Вскоре, однако, Берзину самому довелось встретиться с Тилтинем…
12
Пастором он стал по воле отца, считавшего Фрицхена слабохарактерным, не энергичным и вообще — размазней.
— Купца из тебя не получится — умом не вышел, В юнкерское училище поступить — начальство заест, муштра. Да и какой из тебя офицер? С цыплячьей-то грудью! В адвокаты? Изворотливости нет… Быть тебе пастором! Ни ума особого, ни сил физических сие ремесло не требует.
Фриц Тилтинь внял мудрому совету своего батюшки и стал пастором. Как это нередко бывает со священниками, вера в бога у него была чисто внешней. Он исправно нес не слишком обременительные тяготы службы в одном из маленьких рижских приходов — крестил, конфирмировал, заключал брачные союзы и провожал умерших в мир иной. Службу эту считал не хуже и не лучше другой. Так что на батюшку своего, который к тому времени покинул сию обитель скорби и печали, Фрицхен не был в обиде.
Молодой пастор считал себя человеком просвященным и мирских соблазнов не чурался. К тому же каноны лютеранской церкви вовсе не запрещали святым отцам приобщаться к благам мира сего. В меру, конечно! Фриц Тилтинь был далек от того, чтобы, скажем, прелюбодействовать, напиваться до положения риз или, чего доброго, играть по крупной на тотализаторе, как это делают иные ксендзы и попы.
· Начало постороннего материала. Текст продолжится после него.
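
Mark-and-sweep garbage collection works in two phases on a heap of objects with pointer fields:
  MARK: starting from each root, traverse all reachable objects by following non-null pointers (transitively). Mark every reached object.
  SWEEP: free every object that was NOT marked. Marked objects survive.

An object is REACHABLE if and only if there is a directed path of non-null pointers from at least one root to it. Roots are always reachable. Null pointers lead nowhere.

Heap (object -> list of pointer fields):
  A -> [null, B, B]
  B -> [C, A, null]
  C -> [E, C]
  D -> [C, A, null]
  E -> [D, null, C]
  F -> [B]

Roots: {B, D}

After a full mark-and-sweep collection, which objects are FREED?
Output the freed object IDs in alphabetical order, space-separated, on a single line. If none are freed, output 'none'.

Answer: F

Derivation:
Roots: B D
Mark B: refs=C A null, marked=B
Mark D: refs=C A null, marked=B D
Mark C: refs=E C, marked=B C D
Mark A: refs=null B B, marked=A B C D
Mark E: refs=D null C, marked=A B C D E
Unmarked (collected): F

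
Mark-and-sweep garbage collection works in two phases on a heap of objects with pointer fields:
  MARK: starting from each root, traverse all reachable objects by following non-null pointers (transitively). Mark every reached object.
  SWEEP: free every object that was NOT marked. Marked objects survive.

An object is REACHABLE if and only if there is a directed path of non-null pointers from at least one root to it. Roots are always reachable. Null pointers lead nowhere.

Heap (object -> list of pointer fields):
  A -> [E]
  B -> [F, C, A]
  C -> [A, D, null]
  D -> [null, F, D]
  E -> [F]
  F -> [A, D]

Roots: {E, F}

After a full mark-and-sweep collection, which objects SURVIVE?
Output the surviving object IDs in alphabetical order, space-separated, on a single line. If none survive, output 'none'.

Roots: E F
Mark E: refs=F, marked=E
Mark F: refs=A D, marked=E F
Mark A: refs=E, marked=A E F
Mark D: refs=null F D, marked=A D E F
Unmarked (collected): B C

Answer: A D E F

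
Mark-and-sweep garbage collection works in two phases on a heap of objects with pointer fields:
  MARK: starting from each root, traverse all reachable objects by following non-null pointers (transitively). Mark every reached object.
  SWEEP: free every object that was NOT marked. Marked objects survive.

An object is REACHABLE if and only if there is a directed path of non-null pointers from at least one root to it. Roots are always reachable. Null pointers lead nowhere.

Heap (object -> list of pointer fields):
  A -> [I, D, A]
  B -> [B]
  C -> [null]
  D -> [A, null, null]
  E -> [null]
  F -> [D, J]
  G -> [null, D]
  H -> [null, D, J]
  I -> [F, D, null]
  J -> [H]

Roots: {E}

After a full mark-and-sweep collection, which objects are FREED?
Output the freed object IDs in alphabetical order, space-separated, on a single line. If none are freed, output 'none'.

Roots: E
Mark E: refs=null, marked=E
Unmarked (collected): A B C D F G H I J

Answer: A B C D F G H I J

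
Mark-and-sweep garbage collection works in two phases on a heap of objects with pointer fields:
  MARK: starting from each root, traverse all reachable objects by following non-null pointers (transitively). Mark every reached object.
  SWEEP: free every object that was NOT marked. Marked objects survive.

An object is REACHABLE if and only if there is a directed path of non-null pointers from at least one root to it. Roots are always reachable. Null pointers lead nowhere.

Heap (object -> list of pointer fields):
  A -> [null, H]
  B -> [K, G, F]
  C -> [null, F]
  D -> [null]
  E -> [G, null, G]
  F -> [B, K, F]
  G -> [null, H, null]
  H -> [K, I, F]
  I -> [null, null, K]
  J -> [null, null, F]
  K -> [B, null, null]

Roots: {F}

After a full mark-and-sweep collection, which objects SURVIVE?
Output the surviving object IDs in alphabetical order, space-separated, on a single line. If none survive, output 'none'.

Roots: F
Mark F: refs=B K F, marked=F
Mark B: refs=K G F, marked=B F
Mark K: refs=B null null, marked=B F K
Mark G: refs=null H null, marked=B F G K
Mark H: refs=K I F, marked=B F G H K
Mark I: refs=null null K, marked=B F G H I K
Unmarked (collected): A C D E J

Answer: B F G H I K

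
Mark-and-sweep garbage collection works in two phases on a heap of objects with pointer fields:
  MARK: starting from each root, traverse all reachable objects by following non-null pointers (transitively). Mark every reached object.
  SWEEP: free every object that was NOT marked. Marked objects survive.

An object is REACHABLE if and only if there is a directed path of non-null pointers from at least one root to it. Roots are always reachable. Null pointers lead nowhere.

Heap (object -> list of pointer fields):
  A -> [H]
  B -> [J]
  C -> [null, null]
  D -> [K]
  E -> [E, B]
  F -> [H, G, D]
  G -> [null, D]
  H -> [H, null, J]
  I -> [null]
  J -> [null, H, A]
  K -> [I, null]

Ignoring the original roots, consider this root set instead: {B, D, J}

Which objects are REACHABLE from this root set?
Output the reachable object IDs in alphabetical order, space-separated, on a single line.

Answer: A B D H I J K

Derivation:
Roots: B D J
Mark B: refs=J, marked=B
Mark D: refs=K, marked=B D
Mark J: refs=null H A, marked=B D J
Mark K: refs=I null, marked=B D J K
Mark H: refs=H null J, marked=B D H J K
Mark A: refs=H, marked=A B D H J K
Mark I: refs=null, marked=A B D H I J K
Unmarked (collected): C E F G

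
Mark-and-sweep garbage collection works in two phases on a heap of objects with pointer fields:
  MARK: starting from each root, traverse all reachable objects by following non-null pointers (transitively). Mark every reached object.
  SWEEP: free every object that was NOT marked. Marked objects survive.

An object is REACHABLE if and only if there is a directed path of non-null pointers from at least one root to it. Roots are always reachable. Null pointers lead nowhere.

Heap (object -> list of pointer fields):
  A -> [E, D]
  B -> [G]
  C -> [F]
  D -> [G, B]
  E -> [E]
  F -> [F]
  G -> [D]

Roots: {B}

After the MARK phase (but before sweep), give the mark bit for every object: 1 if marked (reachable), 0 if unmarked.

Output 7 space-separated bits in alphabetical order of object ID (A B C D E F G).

Answer: 0 1 0 1 0 0 1

Derivation:
Roots: B
Mark B: refs=G, marked=B
Mark G: refs=D, marked=B G
Mark D: refs=G B, marked=B D G
Unmarked (collected): A C E F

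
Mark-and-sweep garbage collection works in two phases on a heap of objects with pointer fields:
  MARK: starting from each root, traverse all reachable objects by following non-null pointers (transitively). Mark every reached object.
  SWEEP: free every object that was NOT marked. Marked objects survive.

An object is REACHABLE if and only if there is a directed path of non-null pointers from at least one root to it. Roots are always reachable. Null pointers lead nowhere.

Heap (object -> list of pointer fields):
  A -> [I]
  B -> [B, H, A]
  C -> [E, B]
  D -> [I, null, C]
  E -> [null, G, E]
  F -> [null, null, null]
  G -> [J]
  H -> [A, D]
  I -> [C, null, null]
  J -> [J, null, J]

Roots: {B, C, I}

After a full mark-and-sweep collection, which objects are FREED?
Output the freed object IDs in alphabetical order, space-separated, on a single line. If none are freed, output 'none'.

Roots: B C I
Mark B: refs=B H A, marked=B
Mark C: refs=E B, marked=B C
Mark I: refs=C null null, marked=B C I
Mark H: refs=A D, marked=B C H I
Mark A: refs=I, marked=A B C H I
Mark E: refs=null G E, marked=A B C E H I
Mark D: refs=I null C, marked=A B C D E H I
Mark G: refs=J, marked=A B C D E G H I
Mark J: refs=J null J, marked=A B C D E G H I J
Unmarked (collected): F

Answer: F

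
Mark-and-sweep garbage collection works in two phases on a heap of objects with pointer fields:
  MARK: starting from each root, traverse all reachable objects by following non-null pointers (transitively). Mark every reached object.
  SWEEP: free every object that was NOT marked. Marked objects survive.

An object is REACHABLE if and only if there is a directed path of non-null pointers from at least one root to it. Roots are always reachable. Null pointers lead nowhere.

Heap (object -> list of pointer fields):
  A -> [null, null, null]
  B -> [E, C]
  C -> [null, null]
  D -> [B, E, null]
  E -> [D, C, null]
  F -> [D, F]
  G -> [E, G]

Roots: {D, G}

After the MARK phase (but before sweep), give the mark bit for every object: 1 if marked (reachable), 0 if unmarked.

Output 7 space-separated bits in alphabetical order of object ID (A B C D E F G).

Roots: D G
Mark D: refs=B E null, marked=D
Mark G: refs=E G, marked=D G
Mark B: refs=E C, marked=B D G
Mark E: refs=D C null, marked=B D E G
Mark C: refs=null null, marked=B C D E G
Unmarked (collected): A F

Answer: 0 1 1 1 1 0 1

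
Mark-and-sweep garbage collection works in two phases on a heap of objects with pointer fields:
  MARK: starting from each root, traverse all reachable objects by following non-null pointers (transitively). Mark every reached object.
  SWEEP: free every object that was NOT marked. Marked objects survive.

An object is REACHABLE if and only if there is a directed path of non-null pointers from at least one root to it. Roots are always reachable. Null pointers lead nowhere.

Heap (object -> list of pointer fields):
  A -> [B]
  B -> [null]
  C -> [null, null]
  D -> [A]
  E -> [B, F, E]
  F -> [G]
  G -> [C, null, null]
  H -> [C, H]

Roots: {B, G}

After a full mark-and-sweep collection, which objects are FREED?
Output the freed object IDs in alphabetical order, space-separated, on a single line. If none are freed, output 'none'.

Answer: A D E F H

Derivation:
Roots: B G
Mark B: refs=null, marked=B
Mark G: refs=C null null, marked=B G
Mark C: refs=null null, marked=B C G
Unmarked (collected): A D E F H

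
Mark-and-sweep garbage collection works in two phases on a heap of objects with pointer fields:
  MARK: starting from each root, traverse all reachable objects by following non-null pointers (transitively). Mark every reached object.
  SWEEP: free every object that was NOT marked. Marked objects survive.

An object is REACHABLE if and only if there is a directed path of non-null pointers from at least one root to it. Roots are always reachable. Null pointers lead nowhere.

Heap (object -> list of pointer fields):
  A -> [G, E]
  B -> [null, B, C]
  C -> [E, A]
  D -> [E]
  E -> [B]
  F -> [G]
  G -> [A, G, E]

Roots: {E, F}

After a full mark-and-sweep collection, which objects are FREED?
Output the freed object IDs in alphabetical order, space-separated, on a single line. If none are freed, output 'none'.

Roots: E F
Mark E: refs=B, marked=E
Mark F: refs=G, marked=E F
Mark B: refs=null B C, marked=B E F
Mark G: refs=A G E, marked=B E F G
Mark C: refs=E A, marked=B C E F G
Mark A: refs=G E, marked=A B C E F G
Unmarked (collected): D

Answer: D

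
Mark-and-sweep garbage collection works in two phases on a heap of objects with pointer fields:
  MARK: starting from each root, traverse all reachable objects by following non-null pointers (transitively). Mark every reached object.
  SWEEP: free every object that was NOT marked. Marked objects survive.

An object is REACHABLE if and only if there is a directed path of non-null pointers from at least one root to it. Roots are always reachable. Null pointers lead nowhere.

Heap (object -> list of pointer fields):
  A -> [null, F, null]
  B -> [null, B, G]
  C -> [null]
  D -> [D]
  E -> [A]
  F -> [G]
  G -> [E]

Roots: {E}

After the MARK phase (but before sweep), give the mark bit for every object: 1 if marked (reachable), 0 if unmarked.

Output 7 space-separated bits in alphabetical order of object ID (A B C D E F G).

Roots: E
Mark E: refs=A, marked=E
Mark A: refs=null F null, marked=A E
Mark F: refs=G, marked=A E F
Mark G: refs=E, marked=A E F G
Unmarked (collected): B C D

Answer: 1 0 0 0 1 1 1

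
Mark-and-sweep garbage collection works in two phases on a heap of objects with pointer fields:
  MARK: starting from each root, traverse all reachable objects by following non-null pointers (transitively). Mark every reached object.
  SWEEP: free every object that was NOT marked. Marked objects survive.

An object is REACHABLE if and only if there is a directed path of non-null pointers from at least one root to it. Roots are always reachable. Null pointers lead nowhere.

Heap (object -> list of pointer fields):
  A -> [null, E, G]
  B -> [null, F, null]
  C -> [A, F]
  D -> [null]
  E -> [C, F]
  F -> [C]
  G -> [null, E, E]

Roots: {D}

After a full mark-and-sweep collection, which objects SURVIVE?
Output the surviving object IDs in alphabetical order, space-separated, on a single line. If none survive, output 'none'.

Roots: D
Mark D: refs=null, marked=D
Unmarked (collected): A B C E F G

Answer: D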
Умеренный в еде и страстях, он вел спокойный образ жизни, чем снискал почтение богобоязненных старушек и внимание начальства. Но начальства не церковного, которое сквозь пальцы глядело на «шалости» некоторых молодых священников. Пастора Тилтиня довольно быстро заметило начальство жандармское…
Случилось так, что некая старушка перед смертью поведала своему пастору о тяжком грехе, не дававшем ей со спокойной совестью отойти туда, откуда нет возврата.
— Каюсь, macitaja kungs [4] , сына своего, Айвара, я не могла воспитать угодным господу нашему, — говорила старушка, молитвенно сложив ладони. — Вырос он богохульником…
— Молитесь, и господь в снисхождении своем простит сей грех, — монотонно ответствовал пастор, не подозревая, что умирающая готовится открыть ему такое, отчего трусоватый Фрицхен лишится сна и покоя.